I am reading a pdf that has a lot of tables and want to retrieve all the data on in that file and recreate a new pdf with them. Each table has a name so I know exactly what to take. The only problem is there is sometimes a bunch of data I do not need between the tables. Here what the file looks like when I am already looping through the line:
bunchofdata bunchofdata bunchofdata bunchofdata
bunchofdata bunchofdata bunchofdata bunch of data
bunchofdata bunchofdata bunchofdata bunchofdata
Orders
Online orders cards $3450
Shop orders cash $2108.93
Shop cash orders 818.23
total orders amount ----
bunchofdata bunchofdata bunchofdata bunchofdata
bunchofdata bunchofdata bunchofdata bunchofdata
bunchofdata bunchofdata bunchofdata bunchofdata
Transactions
cus_id order number date total
data data data data 345
data data data data 873
data data data data 823
end - of - transaction
How do I loop literally by saying: - take everything below orders - stop at endswith('total orders') - take everything below transactions - stop at endswith('end - of - transactions')

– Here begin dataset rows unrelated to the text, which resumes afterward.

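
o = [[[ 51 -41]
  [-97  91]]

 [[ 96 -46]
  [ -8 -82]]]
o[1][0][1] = -46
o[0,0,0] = 51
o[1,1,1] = -82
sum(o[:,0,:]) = 60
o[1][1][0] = -8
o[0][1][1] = 91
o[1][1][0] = -8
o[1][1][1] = -82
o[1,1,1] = -82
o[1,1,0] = -8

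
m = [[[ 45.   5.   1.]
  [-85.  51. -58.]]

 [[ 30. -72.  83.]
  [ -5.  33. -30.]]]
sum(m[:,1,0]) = -90.0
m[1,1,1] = 33.0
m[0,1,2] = -58.0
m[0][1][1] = 51.0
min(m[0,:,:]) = -85.0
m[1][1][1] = 33.0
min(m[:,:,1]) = -72.0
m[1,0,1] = -72.0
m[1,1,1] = 33.0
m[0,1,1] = 51.0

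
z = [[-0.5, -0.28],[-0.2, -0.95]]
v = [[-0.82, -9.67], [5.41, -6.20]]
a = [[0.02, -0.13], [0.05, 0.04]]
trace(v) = -7.02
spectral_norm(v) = 11.75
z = v @ a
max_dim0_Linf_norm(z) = 0.95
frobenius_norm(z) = 1.13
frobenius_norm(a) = 0.15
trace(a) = 0.06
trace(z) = -1.45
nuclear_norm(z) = 1.45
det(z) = 0.42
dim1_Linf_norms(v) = [9.67, 6.2]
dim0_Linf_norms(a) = [0.05, 0.13]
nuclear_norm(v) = 16.63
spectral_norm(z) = 1.06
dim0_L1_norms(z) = [0.7, 1.23]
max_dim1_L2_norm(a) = 0.13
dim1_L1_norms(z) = [0.78, 1.15]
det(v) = 57.40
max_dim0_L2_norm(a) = 0.14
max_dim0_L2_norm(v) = 11.49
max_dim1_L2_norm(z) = 0.97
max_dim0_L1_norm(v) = 15.87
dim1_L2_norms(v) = [9.7, 8.23]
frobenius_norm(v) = 12.72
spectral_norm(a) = 0.14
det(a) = 0.01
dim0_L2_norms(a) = [0.05, 0.14]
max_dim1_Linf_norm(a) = 0.13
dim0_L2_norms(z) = [0.54, 0.99]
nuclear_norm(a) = 0.19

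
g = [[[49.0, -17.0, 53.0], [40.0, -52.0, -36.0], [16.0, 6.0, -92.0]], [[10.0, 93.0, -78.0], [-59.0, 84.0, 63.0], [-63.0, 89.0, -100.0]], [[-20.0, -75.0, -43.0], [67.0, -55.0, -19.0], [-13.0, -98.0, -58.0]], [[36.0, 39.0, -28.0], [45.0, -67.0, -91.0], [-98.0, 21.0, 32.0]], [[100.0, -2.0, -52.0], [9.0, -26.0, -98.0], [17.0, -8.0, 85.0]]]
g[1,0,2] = -78.0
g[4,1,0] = 9.0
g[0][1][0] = 40.0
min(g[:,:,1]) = -98.0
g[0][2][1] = 6.0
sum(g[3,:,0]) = -17.0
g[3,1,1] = -67.0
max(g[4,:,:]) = 100.0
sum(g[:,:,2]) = -462.0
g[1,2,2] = -100.0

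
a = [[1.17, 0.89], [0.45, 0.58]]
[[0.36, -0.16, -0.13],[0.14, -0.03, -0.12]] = a@[[0.29, -0.23, 0.1], [0.02, 0.12, -0.28]]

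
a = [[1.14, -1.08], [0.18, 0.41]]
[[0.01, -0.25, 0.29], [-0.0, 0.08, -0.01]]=a@[[0.00,-0.03,0.16], [-0.01,0.20,-0.10]]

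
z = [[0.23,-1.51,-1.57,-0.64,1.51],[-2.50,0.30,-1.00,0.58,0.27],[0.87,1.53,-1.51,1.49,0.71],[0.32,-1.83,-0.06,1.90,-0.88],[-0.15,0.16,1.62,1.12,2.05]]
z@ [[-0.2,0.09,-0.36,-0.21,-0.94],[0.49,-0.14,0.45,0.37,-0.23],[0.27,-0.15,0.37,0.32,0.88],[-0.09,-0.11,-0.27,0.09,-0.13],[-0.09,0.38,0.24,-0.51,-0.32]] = [[-1.29, 1.11, -0.81, -1.94, -1.65],[0.3, -0.08, 0.57, 0.23, 1.24],[-0.03, 0.20, -0.42, -0.33, -2.92],[-1.07, -0.25, -1.69, -0.14, 0.10],[0.26, 0.38, 0.91, -0.34, 0.73]]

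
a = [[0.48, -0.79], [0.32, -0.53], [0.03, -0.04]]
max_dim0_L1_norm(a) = 1.36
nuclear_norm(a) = 1.12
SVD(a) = [[-0.83,0.12], [-0.56,-0.26], [-0.04,0.96]] @ diag([1.113675832821981, 0.00511266938761422]) @ [[-0.52, 0.85],[0.85, 0.52]]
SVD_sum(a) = [[0.48, -0.79], [0.32, -0.53], [0.03, -0.04]] + [[0.00, 0.0], [-0.00, -0.0], [0.00, 0.0]]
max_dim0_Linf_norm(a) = 0.79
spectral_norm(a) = 1.11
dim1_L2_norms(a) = [0.92, 0.62, 0.05]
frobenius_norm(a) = 1.11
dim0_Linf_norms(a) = [0.48, 0.79]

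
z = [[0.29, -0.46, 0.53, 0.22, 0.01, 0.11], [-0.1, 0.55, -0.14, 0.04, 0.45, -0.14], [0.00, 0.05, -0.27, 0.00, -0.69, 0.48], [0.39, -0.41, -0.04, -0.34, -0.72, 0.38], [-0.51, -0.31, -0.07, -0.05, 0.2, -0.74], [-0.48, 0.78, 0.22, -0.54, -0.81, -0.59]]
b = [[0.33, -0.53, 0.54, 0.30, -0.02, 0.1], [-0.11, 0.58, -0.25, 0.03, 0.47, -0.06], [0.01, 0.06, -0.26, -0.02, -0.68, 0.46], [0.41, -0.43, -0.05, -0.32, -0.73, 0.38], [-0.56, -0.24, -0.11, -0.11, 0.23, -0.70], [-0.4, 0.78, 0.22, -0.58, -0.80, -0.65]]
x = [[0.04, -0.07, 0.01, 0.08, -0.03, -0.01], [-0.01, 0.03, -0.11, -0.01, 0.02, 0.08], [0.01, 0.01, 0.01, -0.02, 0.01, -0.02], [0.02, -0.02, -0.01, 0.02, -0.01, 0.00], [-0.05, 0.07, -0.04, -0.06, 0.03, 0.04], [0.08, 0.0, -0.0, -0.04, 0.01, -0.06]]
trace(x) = 0.07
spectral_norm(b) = 1.65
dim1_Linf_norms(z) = [0.53, 0.55, 0.69, 0.72, 0.74, 0.81]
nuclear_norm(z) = 5.05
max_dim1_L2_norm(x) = 0.14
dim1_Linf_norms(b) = [0.54, 0.58, 0.68, 0.73, 0.7, 0.8]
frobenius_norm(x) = 0.25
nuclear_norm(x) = 0.43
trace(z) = -0.16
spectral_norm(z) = 1.59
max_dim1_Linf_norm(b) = 0.8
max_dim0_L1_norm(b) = 2.93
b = z + x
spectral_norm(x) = 0.20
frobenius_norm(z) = 2.49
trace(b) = -0.09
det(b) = -0.02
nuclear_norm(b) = 5.14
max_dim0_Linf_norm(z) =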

I have something similar to this:
# retrieving from the order table
for line in pdf_parser.split('\n'):
if line.startswith('Online orders'):
line=line.split('$')
if len(line)==2:
revenue['Online orders']=line[1]
But with this, I'm only taking one line (the line I am referring to)
here how I am reading the file:
pdf=parser.from_file('myfile.pdf') # from parser is tika
pdf_parser =pdf['content']
The line above does not return an iterator but some form a massive string - I have tried to put it in a list - but I still have that list object, not an iterator
error. what I mean, instead of iterator through the pdf_parser
as above, I appended all the elements of the pdf_aprser in list called container. And I still can used next()